Agriculteurs en colère : Paris menacée de blocage

Par latribune.fr  |   |  1546  mots
La chef du gouvernement a réuni ce jeudi les ministres de l'Agriculture, de la Transition écologique et de l'Economie. (Crédits : Reuters)
Les sections d'Ile-de-France des syndicats agricoles majoritaires FNSEA et Jeunes agriculteurs ont appelé ce jeudi au « lancement d'un blocus de Paris » vendredi. Ce même jour où Gabriel Attal doit faire des annonces pour tenter d'apaiser la colère de la profession.

[Article publié jeudi 25 janvier 2024 à 7h23 et mis à jour à 16h24]C'est désormais la capitale qui est visée. Deux syndicats agricoles d'Ile-de-France, la FDSEA et les Jeunes Agriculteurs d'IDF ont, en effet, appelé au « blocus de Paris », vendredi, sans attendre les annonces du gouvernement.
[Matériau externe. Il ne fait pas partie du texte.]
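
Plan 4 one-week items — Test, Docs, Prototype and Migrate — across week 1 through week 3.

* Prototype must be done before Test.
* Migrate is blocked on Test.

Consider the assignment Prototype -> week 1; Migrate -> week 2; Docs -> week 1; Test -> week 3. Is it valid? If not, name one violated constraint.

Invalid. Migrate is blocked on Test.

Migrate is blocked on Test — violated.
Prototype must be done before Test — holds.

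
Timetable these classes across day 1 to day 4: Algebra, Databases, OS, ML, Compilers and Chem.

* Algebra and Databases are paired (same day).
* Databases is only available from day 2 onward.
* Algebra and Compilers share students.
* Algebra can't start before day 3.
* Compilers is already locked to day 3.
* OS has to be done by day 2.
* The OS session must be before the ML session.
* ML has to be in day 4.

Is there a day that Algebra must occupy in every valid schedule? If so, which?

day 4

Algebra's window is day 3–day 4.
Compilers is fixed at day 3, and Algebra can't share a day with Compilers.
So Algebra must be day 4.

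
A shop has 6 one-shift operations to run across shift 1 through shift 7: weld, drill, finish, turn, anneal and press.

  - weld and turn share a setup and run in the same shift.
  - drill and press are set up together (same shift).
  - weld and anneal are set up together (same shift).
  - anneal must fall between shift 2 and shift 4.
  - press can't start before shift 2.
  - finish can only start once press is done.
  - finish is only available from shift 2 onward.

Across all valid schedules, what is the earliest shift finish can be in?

Finish is available from shift 2; precedence pushes finish to at least shift 3.
finish at shift 3 is achievable: drill=shift 2, finish=shift 3, turn=shift 2, press=shift 2, anneal=shift 2, weld=shift 2.

shift 3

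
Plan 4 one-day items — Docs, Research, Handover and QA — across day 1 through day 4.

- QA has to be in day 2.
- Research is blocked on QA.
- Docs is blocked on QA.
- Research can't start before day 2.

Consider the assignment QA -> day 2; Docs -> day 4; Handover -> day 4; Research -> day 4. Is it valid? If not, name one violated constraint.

Research is blocked on QA — holds.
Research can't start before day 2 — holds.
Docs is blocked on QA — holds.
QA has to be in day 2 — holds.

Yes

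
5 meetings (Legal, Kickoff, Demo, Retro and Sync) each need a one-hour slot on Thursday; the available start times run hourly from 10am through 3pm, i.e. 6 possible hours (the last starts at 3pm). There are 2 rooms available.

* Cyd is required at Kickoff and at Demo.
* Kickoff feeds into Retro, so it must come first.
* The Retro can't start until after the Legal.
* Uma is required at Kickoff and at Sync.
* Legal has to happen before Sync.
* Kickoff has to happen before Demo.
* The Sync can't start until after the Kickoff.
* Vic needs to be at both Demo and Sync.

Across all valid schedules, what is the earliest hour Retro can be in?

Precedence pushes Retro to at least 11am.
Retro at 11am is achievable: Sync -> 11am; Kickoff -> 10am; Demo -> 12pm; Legal -> 10am; Retro -> 11am.

11am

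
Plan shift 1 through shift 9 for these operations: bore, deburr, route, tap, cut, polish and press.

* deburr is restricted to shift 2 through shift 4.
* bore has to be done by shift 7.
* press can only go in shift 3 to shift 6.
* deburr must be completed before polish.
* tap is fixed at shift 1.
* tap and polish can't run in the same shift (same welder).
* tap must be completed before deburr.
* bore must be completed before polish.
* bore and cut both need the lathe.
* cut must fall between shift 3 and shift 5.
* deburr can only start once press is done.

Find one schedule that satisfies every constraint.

tap=shift 1, press=shift 3, deburr=shift 4, route=shift 1, polish=shift 5, cut=shift 3, bore=shift 1

Checking: tap(shift 1) before deburr(shift 4); press(shift 3) before deburr(shift 4); deburr(shift 4) before polish(shift 5); bore(shift 1) before polish(shift 5); bore(shift 1) != cut(shift 3); tap(shift 1) != polish(shift 5); bore=shift 1 in [shift 1,shift 7]; cut=shift 3 in [shift 3,shift 5]; deburr=shift 4 in [shift 2,shift 4]; press=shift 3 in [shift 3,shift 6]; tap=shift 1 in [shift 1,shift 1].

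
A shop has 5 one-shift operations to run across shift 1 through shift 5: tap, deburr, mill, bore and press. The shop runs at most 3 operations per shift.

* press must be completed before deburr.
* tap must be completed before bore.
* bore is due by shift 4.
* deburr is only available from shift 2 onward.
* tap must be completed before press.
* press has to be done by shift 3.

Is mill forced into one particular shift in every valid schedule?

No

mill can be shift 1 (e.g. deburr=shift 3, press=shift 2, bore=shift 2, mill=shift 1, tap=shift 1) or shift 2 (e.g. press in shift 2; bore in shift 2; deburr in shift 3; mill in shift 2; tap in shift 1).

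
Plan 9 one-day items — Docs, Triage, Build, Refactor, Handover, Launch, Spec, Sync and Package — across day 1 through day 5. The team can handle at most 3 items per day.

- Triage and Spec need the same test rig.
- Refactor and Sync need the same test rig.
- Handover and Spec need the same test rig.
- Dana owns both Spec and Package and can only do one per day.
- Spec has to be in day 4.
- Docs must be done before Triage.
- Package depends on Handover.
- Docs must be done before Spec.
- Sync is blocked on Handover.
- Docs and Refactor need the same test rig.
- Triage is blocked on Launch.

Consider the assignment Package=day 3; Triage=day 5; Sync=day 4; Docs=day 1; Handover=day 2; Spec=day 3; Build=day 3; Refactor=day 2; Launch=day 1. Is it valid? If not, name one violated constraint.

Spec has to be in day 4 — violated.
Docs must be done before Triage — holds.
Docs and Refactor need the same test rig — holds.
Triage and Spec need the same test rig — holds.
Refactor and Sync need the same test rig — holds.
Docs must be done before Spec — holds.
Handover and Spec need the same test rig — holds.
Triage is blocked on Launch — holds.
Sync is blocked on Handover — holds.
The team can handle at most 3 items per day — holds.
Dana owns both Spec and Package and can only do one per day — violated.
Package depends on Handover — holds.

Invalid. Spec has to be in day 4.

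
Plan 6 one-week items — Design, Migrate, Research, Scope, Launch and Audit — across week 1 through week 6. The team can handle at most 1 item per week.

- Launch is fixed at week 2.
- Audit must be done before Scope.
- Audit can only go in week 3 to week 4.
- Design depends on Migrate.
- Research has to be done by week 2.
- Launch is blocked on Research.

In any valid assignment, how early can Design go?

week 5

Precedence pushes Design to at least week 2.
Design at week 5 is achievable: Audit -> week 3; Design -> week 5; Research -> week 1; Scope -> week 6; Launch -> week 2; Migrate -> week 4.
Nothing earlier works — the capacity limit rule out every week before week 5.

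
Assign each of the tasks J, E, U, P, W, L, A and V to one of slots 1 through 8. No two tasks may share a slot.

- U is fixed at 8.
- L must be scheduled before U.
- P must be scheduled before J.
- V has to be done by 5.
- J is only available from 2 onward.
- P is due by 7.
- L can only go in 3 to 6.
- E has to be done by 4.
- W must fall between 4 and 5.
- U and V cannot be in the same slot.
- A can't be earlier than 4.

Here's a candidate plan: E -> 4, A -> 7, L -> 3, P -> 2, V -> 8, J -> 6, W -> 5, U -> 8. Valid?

Invalid. V has to be done by 5.

P must be scheduled before J — holds.
E has to be done by 4 — holds.
V has to be done by 5 — violated.
U and V cannot be in the same slot — violated.
J is only available from 2 onward — holds.
No two tasks may share a slot — violated.
P is due by 7 — holds.
W must fall between 4 and 5 — holds.
L can only go in 3 to 6 — holds.
A can't be earlier than 4 — holds.
U is fixed at 8 — holds.
L must be scheduled before U — holds.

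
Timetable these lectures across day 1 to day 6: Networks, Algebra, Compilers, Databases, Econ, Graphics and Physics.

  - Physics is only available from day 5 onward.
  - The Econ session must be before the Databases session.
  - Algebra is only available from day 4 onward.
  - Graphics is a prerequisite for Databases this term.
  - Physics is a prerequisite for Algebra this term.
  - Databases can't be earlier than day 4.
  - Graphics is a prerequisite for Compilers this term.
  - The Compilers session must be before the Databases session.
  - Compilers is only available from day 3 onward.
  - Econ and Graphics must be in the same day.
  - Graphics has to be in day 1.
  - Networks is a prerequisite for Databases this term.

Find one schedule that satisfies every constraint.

Physics=day 5, Graphics=day 1, Compilers=day 3, Networks=day 1, Databases=day 4, Econ=day 1, Algebra=day 6

Checking: Physics(day 5) before Algebra(day 6); Graphics(day 1) before Compilers(day 3); Networks(day 1) before Databases(day 4); Compilers(day 3) before Databases(day 4); Econ(day 1) before Databases(day 4); Graphics(day 1) before Databases(day 4); Econ = Graphics = day 1; Physics=day 5 in [day 5,day 6]; Algebra=day 6 in [day 4,day 6]; Compilers=day 3 in [day 3,day 6]; Databases=day 4 in [day 4,day 6]; Graphics=day 1 in [day 1,day 1].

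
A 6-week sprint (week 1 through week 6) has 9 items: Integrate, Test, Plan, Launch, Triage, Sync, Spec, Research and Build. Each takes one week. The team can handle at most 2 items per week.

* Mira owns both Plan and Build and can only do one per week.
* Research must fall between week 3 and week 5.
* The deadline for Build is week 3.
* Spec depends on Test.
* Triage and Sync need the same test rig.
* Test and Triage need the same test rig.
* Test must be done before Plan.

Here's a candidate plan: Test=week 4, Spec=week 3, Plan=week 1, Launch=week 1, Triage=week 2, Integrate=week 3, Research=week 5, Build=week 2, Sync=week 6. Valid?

Mira owns both Plan and Build and can only do one per week — holds.
Research must fall between week 3 and week 5 — holds.
The team can handle at most 2 items per week — holds.
Test must be done before Plan — violated.
Test and Triage need the same test rig — holds.
The deadline for Build is week 3 — holds.
Triage and Sync need the same test rig — holds.
Spec depends on Test — violated.

No. Test must be done before Plan is not satisfied.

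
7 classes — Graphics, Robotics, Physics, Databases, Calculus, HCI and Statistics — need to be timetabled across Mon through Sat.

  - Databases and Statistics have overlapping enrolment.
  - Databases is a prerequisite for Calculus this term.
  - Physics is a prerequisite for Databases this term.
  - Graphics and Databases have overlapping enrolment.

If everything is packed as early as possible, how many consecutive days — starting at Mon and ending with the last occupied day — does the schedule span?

3 days

The precedence chain requires at least 3 distinct days.
3 works (last occupied day: Wed): for example Physics=Mon, HCI=Mon, Statistics=Mon, Databases=Tue, Calculus=Wed, Robotics=Mon, Graphics=Mon.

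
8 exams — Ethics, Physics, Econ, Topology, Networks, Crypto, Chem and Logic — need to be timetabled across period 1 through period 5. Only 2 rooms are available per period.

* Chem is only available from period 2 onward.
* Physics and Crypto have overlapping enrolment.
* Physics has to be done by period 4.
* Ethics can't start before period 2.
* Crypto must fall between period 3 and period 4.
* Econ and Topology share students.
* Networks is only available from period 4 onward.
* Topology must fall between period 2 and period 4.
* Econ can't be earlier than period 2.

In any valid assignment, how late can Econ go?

period 5

Econ is available from period 2.
Econ at period 5 is achievable: Topology -> period 2, Networks -> period 4, Econ -> period 5, Chem -> period 3, Ethics -> period 2, Crypto -> period 3, Physics -> period 1, Logic -> period 1.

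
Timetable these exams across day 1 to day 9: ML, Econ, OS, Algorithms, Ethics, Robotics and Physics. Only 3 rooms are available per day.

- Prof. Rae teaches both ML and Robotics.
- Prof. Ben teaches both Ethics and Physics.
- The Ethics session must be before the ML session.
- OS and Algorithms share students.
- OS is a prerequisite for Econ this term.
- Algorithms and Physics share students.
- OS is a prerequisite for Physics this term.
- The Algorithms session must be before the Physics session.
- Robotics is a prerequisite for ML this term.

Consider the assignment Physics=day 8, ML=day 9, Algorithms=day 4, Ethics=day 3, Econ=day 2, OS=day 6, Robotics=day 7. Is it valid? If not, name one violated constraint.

OS is a prerequisite for Econ this term — violated.
OS and Algorithms share students — holds.
Prof. Rae teaches both ML and Robotics — holds.
Only 3 rooms are available per day — holds.
Prof. Ben teaches both Ethics and Physics — holds.
OS is a prerequisite for Physics this term — holds.
The Ethics session must be before the ML session — holds.
Algorithms and Physics share students — holds.
Robotics is a prerequisite for ML this term — holds.
The Algorithms session must be before the Physics session — holds.

Invalid. OS is a prerequisite for Econ this term.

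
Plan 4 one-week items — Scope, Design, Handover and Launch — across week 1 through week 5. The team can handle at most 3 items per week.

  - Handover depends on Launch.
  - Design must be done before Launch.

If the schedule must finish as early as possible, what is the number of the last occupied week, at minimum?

The precedence chain requires at least 3 distinct weeks.
With at most 3 per week and 4 work items, at least 2 weeks are needed.
3 works (last occupied week: week 3): for example Design in week 1; Launch in week 2; Scope in week 1; Handover in week 3.

week 3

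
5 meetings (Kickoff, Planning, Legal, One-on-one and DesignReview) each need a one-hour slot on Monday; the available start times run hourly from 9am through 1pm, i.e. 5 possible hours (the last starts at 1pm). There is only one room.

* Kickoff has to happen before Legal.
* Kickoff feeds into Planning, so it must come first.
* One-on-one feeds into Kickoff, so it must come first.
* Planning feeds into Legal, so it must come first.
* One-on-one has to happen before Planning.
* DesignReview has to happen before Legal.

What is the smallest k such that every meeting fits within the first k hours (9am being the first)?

5 hours

The precedence chain requires at least 4 distinct hours.
With at most 1 per hour and 5 meetings, at least 5 hours are needed.
5 works (last occupied hour: 1pm): for example Kickoff -> 10am; Legal -> 1pm; DesignReview -> 12pm; One-on-one -> 9am; Planning -> 11am.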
Dans un communiqué, ils demandent ainsi à leurs adhérents de se rassembler « sur les grands axes autour de la capitale ».

Une solution qui « doit être un des derniers recours », a néanmoins précisé le président de Jeunes Agriculteurs, Arnaud Gaillot, depuis un barrage dans l'Yonne, mais « tout est sur la table », a-t-il précisé.

« La balle est dans le camp du gouvernement », à qui il revient « de faire qu'on évite une paralysie du pays », a-t-il ajouté.

Les agriculteurs dont la colère et les protestations montent tous les jours un peu plus, devraient toutefois obtenir des réponses demain de la part du Premier ministre. Vendredi, Gabriel Attal fera, en effet, « des propositions concrètes de mesures de simplification », lors d'un déplacement avec le ministre de l'Agriculture Marc Fesneau, a-t-on appris auprès du cabinet de ce dernier.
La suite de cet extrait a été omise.